Overbye on Laws of Nature: A pet peeve

Dennis Overbye, long time Einstein correspondent¹ for The New York Times, published this essay today on the question of what the existence — or trust in the existence — of fundamental laws of nature actually means.

I have some issues with the piece as a whole – in particular it seems on quick reading to conflate ignorance of a given law or set of laws with the absence of some fundamental law, and there are other questions I’d ask of it if my own deadlines weren’t pinching so hard.

But there was one moment when I threw my pen at the screen, and I want to call Dennis out on one word in this passage:

Plato and the whole idea of an independent reality, moreover, took a shot to the mouth in the 1920s with the advent of quantum mechanics. According to that weird theory …

Quantum mechanics is not weird. It is difficult to understand. It makes some seemingly un-commonsensical predictions. It has been popularized in all kinds of spooky language (but then so has Einstein’s impeccably classical work). It was weird once — in 1927, and for some years thereafter, maybe until some time after World War II — in the sense that it seemed foreign as a way of thinking to at least some of the generation of physicists active as it was being invented.

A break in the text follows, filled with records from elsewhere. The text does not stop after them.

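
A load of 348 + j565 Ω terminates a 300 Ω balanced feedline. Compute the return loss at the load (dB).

Γ = (48 + j565)/(648 + j565), |Γ| = 0.66
RL = −20·log₁₀|Γ| = −20·log₁₀(0.66)

RL ≈ 3.62 dB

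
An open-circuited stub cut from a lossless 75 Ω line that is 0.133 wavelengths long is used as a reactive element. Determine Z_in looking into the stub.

βl = 2π × 0.133 = 47.9°
tan(βl) = 1.11
For an open-circuited stub, Z_in = −jZ_0·cot(βl) = −jZ_0/tan(βl)

Z_in ≈ −j67.8 Ω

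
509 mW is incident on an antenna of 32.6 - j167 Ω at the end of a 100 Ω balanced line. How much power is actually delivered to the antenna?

P_delivered ≈ 146 mW

|Γ| = |(-67.4 − j167)/(132.6 − j167)| = 0.845
|Γ|² = 0.713
P_refl = |Γ|²·P_inc = 363 mW, P_del = (1 − |Γ|²)·P_inc = 146 mW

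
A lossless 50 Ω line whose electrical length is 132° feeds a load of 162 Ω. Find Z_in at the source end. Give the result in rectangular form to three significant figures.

tan(βl) = tan(132°) = -1.11
Z_in = Z_0·(Z_L + jZ_0·tanβl)/(Z_0 + jZ_L·tanβl)
     = 50·(162 − j55.5)/(50 − j180)

Z_in ≈ 25.9 + j37.8 Ω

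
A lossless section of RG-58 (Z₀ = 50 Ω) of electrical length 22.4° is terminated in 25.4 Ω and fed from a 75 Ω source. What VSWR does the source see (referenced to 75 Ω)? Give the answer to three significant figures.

VSWR ≈ 2.75

tan(βl) = 0.412
Z_in = Z_0·(Z_L + jZ_0·tanβl)/(Z_0 + jZ_L·tanβl) = 28.5 + j14.6 Ω
Γ_s = (Z_in − Z_s)/(Z_in + Z_s) = (-46.5 + j14.6)/(103 + j14.6), |Γ_s| = 0.467
VSWR = (1 + |Γ_s|)/(1 − |Γ_s|)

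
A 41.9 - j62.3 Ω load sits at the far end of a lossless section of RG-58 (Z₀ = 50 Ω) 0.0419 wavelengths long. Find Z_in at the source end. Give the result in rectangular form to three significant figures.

βl = 2π × 0.0419 = 15.1°
tan(βl) = tan(15.1°) = 0.27
Z_in = Z_0·(Z_L + jZ_0·tanβl)/(Z_0 + jZ_L·tanβl)
     = 50·(41.9 − j48.8)/(66.8 + j11.3)

Z_in ≈ 24.5 − j40.7 Ω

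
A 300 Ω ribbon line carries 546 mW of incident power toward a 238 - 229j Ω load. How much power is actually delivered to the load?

|Γ| = |(-62 − j229)/(538 − j229)| = 0.406
|Γ|² = 0.165
P_refl = |Γ|²·P_inc = 89.9 mW, P_del = (1 − |Γ|²)·P_inc = 456 mW

P_delivered ≈ 456 mW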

But now? It is part of the commonplace fabric of not just physics but chemistry and, increasingly, the molecular and chemical end of biology. It’s just part of the toolkit, no more strange to a working researcher than a mitre box would be to a journeyman carpenter. And it’s not just scientists who have grown comfortable with quantum theory. The probabilistic nature of the microcosm doesn’t seem to bother us very much, especially when the technology it enables works so well.

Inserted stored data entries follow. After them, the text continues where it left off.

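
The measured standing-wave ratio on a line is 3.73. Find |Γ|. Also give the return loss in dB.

|Γ| = (S − 1)/(S + 1) = (3.73 − 1)/(3.73 + 1) = 2.73/4.73
RL = −20·log₁₀|Γ| = −20·log₁₀(0.577)

|Γ| ≈ 0.577; return loss ≈ 4.77 dB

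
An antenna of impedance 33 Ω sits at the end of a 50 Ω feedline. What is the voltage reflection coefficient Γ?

Γ = -0.205

Γ = (Z_L − Z_0)/(Z_L + Z_0) = (33 − 50)/(33 + 50) = -17/83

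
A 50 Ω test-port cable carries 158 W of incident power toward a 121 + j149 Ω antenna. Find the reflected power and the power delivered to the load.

|Γ| = |(71 + j149)/(171 + j149)| = 0.728
|Γ|² = 0.53
P_refl = |Γ|²·P_inc = 83.7 W, P_del = (1 − |Γ|²)·P_inc = 74.3 W

P_reflected ≈ 83.7 W; P_delivered ≈ 74.3 W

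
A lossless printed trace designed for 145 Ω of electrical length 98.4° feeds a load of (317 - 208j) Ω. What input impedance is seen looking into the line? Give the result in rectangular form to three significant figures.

tan(βl) = tan(98.4°) = -6.77
Z_in = Z_0·(Z_L + jZ_0·tanβl)/(Z_0 + jZ_L·tanβl)
     = 145·(317 − j1190)/(-1260 − j2150)

Z_in ≈ 50.3 + j51 Ω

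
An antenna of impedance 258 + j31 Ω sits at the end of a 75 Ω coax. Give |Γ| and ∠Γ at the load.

Γ ≈ 0.555 ∠ 4.3°

Γ = (Z_L − Z_0)/(Z_L + Z_0) = (183 + j31)/(333 + j31)
|Γ| = 186/334 = 0.555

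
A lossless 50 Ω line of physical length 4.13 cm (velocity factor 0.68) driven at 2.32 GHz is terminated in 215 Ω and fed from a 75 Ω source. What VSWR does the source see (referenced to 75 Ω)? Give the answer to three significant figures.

λ = v/f = 0.68·c / 2.32 GHz = 0.0879 m
βl = 2π·l/λ = 2π × 0.47 = 169°
tan(βl) = -0.193
Z_in = Z_0·(Z_L + jZ_0·tanβl)/(Z_0 + jZ_L·tanβl) = 132 + j99.9 Ω
Γ_s = (Z_in − Z_s)/(Z_in + Z_s) = (57.2 + j99.9)/(207 + j99.9), |Γ_s| = 0.501
VSWR = (1 + |Γ_s|)/(1 − |Γ_s|)

VSWR ≈ 3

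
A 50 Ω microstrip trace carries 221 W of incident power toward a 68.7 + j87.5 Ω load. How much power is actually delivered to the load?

|Γ| = |(18.7 + j87.5)/(118.7 + j87.5)| = 0.607
|Γ|² = 0.368
P_refl = |Γ|²·P_inc = 81.4 W, P_del = (1 − |Γ|²)·P_inc = 140 W

P_delivered ≈ 140 W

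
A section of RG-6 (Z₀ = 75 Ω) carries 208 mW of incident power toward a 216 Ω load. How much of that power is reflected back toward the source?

Γ = (216 − 75)/(216 + 75) = 0.485
|Γ|² = 0.235
P_refl = |Γ|²·P_inc = 48.8 mW, P_del = (1 − |Γ|²)·P_inc = 159 mW

P_reflected ≈ 48.8 mW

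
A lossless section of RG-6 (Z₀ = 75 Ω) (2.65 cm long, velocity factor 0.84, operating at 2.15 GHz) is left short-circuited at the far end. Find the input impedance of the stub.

Z_in ≈ +j495 Ω

λ = v/f = 0.84·c / 2.15 GHz = 0.117 m
βl = 2π·l/λ = 2π × 0.226 = 81.4°
tan(βl) = 6.61
For a short-circuited stub, Z_in = jZ_0·tan(βl)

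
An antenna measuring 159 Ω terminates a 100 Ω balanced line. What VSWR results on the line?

VSWR ≈ 1.59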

So Dennis indulges himself in a little hype here. What’s wrong with that?

At least, by implication, a lot. The word points to an old and bad cliche that scientists are not like the rest of us, that the work they do is somehow irreducibly beyond the ken of mere mortals. Macbeth’s witches were weird sisters…now physicists stand over an intellectual cauldron and utter oracles that the hearer must struggle to interpret.

That’s exactly the wrong impression to leave, IMHO.

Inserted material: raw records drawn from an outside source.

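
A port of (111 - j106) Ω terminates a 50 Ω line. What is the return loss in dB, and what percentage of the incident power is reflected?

RL ≈ 3.95 dB; 40.3% of incident power reflected

Γ = (61 − j106)/(161 − j106), |Γ| = 0.634
RL = −20·log₁₀(0.634) = 3.95 dB
P_refl/P_inc = |Γ|² = 0.403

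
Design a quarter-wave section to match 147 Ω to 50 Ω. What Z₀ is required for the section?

Z_qwt = √(Z_0·R_L) = √(50 × 147) = √7350

Z_qwt ≈ 85.7 Ω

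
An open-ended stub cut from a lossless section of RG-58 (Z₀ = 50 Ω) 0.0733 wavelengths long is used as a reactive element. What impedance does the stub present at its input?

βl = 2π × 0.0733 = 26.4°
tan(βl) = 0.496
For an open-ended stub, Z_in = −jZ_0·cot(βl) = −jZ_0/tan(βl)

Z_in ≈ −j101 Ω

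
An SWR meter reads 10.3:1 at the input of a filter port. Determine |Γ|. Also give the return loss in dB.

|Γ| ≈ 0.823; return loss ≈ 1.69 dB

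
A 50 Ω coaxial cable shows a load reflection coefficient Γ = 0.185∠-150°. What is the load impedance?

Z_L = Z_0·(1 + Γ)/(1 − Γ) = 50·(0.84 − j0.0925)/(1.16 + j0.0925)

Z_L ≈ 35.6 − j6.83 Ω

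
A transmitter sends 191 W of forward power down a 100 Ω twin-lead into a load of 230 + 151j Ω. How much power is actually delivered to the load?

|Γ| = |(130 + j151)/(330 + j151)| = 0.549
|Γ|² = 0.301
P_refl = |Γ|²·P_inc = 57.6 W, P_del = (1 − |Γ|²)·P_inc = 133 W

P_delivered ≈ 133 W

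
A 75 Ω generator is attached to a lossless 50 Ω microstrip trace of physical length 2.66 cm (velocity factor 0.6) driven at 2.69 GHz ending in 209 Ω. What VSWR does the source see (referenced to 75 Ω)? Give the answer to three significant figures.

VSWR ≈ 4.08

λ = v/f = 0.6·c / 2.69 GHz = 0.0669 m
βl = 2π·l/λ = 2π × 0.398 = 143°
tan(βl) = -0.751
Z_in = Z_0·(Z_L + jZ_0·tanβl)/(Z_0 + jZ_L·tanβl) = 30.1 + j57 Ω
Γ_s = (Z_in − Z_s)/(Z_in + Z_s) = (-44.9 + j57)/(105 + j57), |Γ_s| = 0.607
VSWR = (1 + |Γ_s|)/(1 − |Γ_s|)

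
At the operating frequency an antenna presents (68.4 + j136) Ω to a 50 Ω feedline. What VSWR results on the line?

Γ = (Z_L − Z_0)/(Z_L + Z_0) = (18.4 + j136)/(118.4 + j136)
|Γ| = 137/180 = 0.761
VSWR = (1 + |Γ|)/(1 − |Γ|) = 1.76/0.239

VSWR ≈ 7.37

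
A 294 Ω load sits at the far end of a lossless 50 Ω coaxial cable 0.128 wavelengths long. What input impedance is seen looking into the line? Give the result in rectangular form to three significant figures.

βl = 2π × 0.128 = 46.1°
tan(βl) = tan(46.1°) = 1.04
Z_in = Z_0·(Z_L + jZ_0·tanβl)/(Z_0 + jZ_L·tanβl)
     = 50·(294 + j51.9)/(50 + j305)

Z_in ≈ 16 − j45.5 Ω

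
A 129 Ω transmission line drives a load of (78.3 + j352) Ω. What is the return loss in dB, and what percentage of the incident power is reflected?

Γ = (-50.7 + j352)/(207.3 + j352), |Γ| = 0.871
RL = −20·log₁₀(0.871) = 1.2 dB
P_refl/P_inc = |Γ|² = 0.758

RL ≈ 1.2 dB; 75.8% of incident power reflected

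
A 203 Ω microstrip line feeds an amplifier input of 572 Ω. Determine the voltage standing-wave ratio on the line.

VSWR ≈ 2.82

Γ = (572 − 203)/(572 + 203) = 0.476
VSWR = (1 + 0.476)/(1 − 0.476)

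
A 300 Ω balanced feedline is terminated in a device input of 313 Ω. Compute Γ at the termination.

Γ = 0.0212

Γ = (Z_L − Z_0)/(Z_L + Z_0) = (313 − 300)/(313 + 300) = 13/613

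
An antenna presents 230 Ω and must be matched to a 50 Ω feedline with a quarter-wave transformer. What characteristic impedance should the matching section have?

Z_qwt = √(Z_0·R_L) = √(50 × 230) = √11500

Z_qwt ≈ 107 Ω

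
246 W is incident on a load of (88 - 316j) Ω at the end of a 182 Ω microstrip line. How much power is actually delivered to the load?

|Γ| = |(-94 − j316)/(270 − j316)| = 0.793
|Γ|² = 0.629
P_refl = |Γ|²·P_inc = 155 W, P_del = (1 − |Γ|²)·P_inc = 91.2 W

P_delivered ≈ 91.2 W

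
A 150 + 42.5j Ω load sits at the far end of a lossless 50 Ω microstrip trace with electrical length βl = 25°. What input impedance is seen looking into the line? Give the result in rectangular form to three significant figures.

Z_in ≈ 78.7 − j73.3 Ω

tan(βl) = tan(25°) = 0.466
Z_in = Z_0·(Z_L + jZ_0·tanβl)/(Z_0 + jZ_L·tanβl)
     = 50·(150 + j65.8)/(30.2 + j69.9)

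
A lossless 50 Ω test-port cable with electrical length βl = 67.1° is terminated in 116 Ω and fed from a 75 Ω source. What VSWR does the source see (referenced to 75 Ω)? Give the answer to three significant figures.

VSWR ≈ 3.22

tan(βl) = 2.37
Z_in = Z_0·(Z_L + jZ_0·tanβl)/(Z_0 + jZ_L·tanβl) = 24.6 − j16.6 Ω
Γ_s = (Z_in − Z_s)/(Z_in + Z_s) = (-50.4 − j16.6)/(99.6 − j16.6), |Γ_s| = 0.526
VSWR = (1 + |Γ_s|)/(1 − |Γ_s|)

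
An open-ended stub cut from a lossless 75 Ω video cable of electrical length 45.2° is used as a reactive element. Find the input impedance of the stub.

Z_in ≈ −j74.5 Ω

tan(βl) = 1.01
For an open-ended stub, Z_in = −jZ_0·cot(βl) = −jZ_0/tan(βl)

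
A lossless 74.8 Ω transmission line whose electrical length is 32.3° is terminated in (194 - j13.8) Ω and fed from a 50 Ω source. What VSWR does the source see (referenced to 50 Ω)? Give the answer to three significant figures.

VSWR ≈ 3.27

tan(βl) = 0.632
Z_in = Z_0·(Z_L + jZ_0·tanβl)/(Z_0 + jZ_L·tanβl) = 69 − j71.3 Ω
Γ_s = (Z_in − Z_s)/(Z_in + Z_s) = (19 − j71.3)/(119 − j71.3), |Γ_s| = 0.532
VSWR = (1 + |Γ_s|)/(1 − |Γ_s|)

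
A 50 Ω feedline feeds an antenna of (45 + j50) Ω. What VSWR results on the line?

VSWR ≈ 2.76

Γ = (Z_L − Z_0)/(Z_L + Z_0) = (-5 + j50)/(95 + j50)
|Γ| = 50.2/107 = 0.468
VSWR = (1 + |Γ|)/(1 − |Γ|) = 1.47/0.532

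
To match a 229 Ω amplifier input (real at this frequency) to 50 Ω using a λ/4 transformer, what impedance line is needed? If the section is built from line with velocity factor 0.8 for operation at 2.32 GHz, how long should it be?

Z_qwt ≈ 107 Ω; length ≈ 2.59 cm

Z_qwt = √(Z_0·R_L) = √(50 × 229) = √11450
λ = 0.8·c/f = 0.103 m, so l = λ/4 = 0.0259 m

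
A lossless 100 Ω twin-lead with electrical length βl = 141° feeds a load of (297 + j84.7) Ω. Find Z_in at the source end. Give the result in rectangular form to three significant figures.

tan(βl) = tan(141°) = -0.81
Z_in = Z_0·(Z_L + jZ_0·tanβl)/(Z_0 + jZ_L·tanβl)
     = 100·(297 + j3.72)/(169 − j241)

Z_in ≈ 57 + j83.5 Ω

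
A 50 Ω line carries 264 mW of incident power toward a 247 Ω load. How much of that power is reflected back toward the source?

P_reflected ≈ 116 mW

Γ = (247 − 50)/(247 + 50) = 0.663
|Γ|² = 0.44
P_refl = |Γ|²·P_inc = 116 mW, P_del = (1 − |Γ|²)·P_inc = 148 mW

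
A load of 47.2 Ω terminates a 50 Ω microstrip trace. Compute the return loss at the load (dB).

Γ = (47.2 − 50)/(47.2 + 50) = -0.0288
RL = −20·log₁₀|Γ| = −20·log₁₀(0.0288)

RL ≈ 30.8 dB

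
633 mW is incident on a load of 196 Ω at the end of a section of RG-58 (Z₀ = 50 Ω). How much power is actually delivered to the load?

Γ = (196 − 50)/(196 + 50) = 0.593
|Γ|² = 0.352
P_refl = |Γ|²·P_inc = 223 mW, P_del = (1 − |Γ|²)·P_inc = 410 mW

P_delivered ≈ 410 mW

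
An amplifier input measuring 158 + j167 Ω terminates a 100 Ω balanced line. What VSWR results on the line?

Γ = (Z_L − Z_0)/(Z_L + Z_0) = (58 + j167)/(258 + j167)
|Γ| = 177/307 = 0.575
VSWR = (1 + |Γ|)/(1 − |Γ|) = 1.58/0.425

VSWR ≈ 3.71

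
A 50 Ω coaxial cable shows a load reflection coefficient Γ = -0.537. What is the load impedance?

Z_L = Z_0·(1 + Γ)/(1 − Γ) = 50·(0.463)/(1.54)

Z_L ≈ 15.1 Ω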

To be fair to Dennis — I harp on just one word out of a couple of thousand.

But the trope of mystery is there throughout too much science writing. It’s a convenient hook. a It makes science sound cool while absolving all parties of the need to understand what’s actually being said. From my perspective as a teacher of science writing, it is one of the most common, frequent and avoidable of errors of the craft.

By the way: Sean Carroll over at Cosmic Variance recently complained of a similar ill — a story at the Hubble Site that calls dark energy “a force.” Carroll points out that this is simply inaccurate, a confusion of concepts. But the underlying problem is the same: the writer was insufficiently precise in his/her use of language.

1: I should be careful about stones and glass houses re Einstein, of course, with my next article on big Al coming up soon in Discover. But still, it does seem sometimes as if Dennis and I and some others I could think of are all following the path of Colonel Tom Parker, Elvis Presley’s manager. Asked after the King died what he planned to do, the Colonel answered that he’d go on managing Elvis.

Image: William Blake,  Ancient of Days. 1794.  British Museum, London. Source:  Wikipedia Commons.